Flash forward a lifetime...to 2013. KRON-TV news reporter Stanley Roberts is talking to a homeless man he met while the man was rummaging through trash for a story about illegal dumping in Oakland when the man claims to be an original member of Santana. Miller didn’t believe him, but when he went back to the station, his story checked out. He had found Marcus Malone. After his piece aired, Carlos Santana went cruising the streets of East Oakland looking for him, but it wasn’t until the television news reporter reached Santana management through Facebook that an emotional filmed reunion was arranged.

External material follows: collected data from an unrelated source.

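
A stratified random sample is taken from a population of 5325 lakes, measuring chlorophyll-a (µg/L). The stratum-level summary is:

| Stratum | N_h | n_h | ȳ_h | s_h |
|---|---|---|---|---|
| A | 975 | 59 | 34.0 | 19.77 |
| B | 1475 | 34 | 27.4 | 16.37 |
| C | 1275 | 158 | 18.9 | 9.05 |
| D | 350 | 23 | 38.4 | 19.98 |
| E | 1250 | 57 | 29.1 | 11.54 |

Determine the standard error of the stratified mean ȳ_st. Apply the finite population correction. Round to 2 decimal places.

V̂(ȳ_st) = Σ W_h² (1 − n_h/N_h) s_h²/n_h, with W_h = N_h/N and N = 5325:
  stratum A: (975/5325)²·(1 − 59/975)·19.77²/59 = 0.208652
  stratum B: (1475/5325)²·(1 − 34/1475)·16.37²/34 = 0.590793
  stratum C: (1275/5325)²·(1 − 158/1275)·9.05²/158 = 0.0260354
  stratum D: (350/5325)²·(1 − 23/350)·19.98²/23 = 0.0700551
  stratum E: (1250/5325)²·(1 − 57/1250)·11.54²/57 = 0.122871
V̂(ȳ_st) = 1.01841
SE(ȳ_st) = √1.01841 = 1.00916

SE(ȳ_st) ≈ 1.01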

At the time, the superstar guitarist was planning to record a reunion album with the other members of the original band, and he suggested that Malone might have a role to play. He told reporters he would buy Malone clothes and rent him an apartment. Santana did buy him a conga drum. He wrote a song specifically for him, and Malone was invited to a rehearsal, but he was weak and frail and his playing was not up to par. The cultural gap proved too wide, and Santana soon backed away from Malone again, leaving him living on the streets in a dilapidated camper.
But that is not where the story ends.
Three years later, an unsupported tire flying off the back of a passing truck hit Malone in the head and knocked him to the pavement. Sustaining massive head trauma in a freak accident, he was taken to Oakland’s Highland Hospital and put on life support. A GoFundMe page was established to help with medical expenses, and he was transferred to a skilled nursing center in Alameda, where Malone died four months later at the age of 77.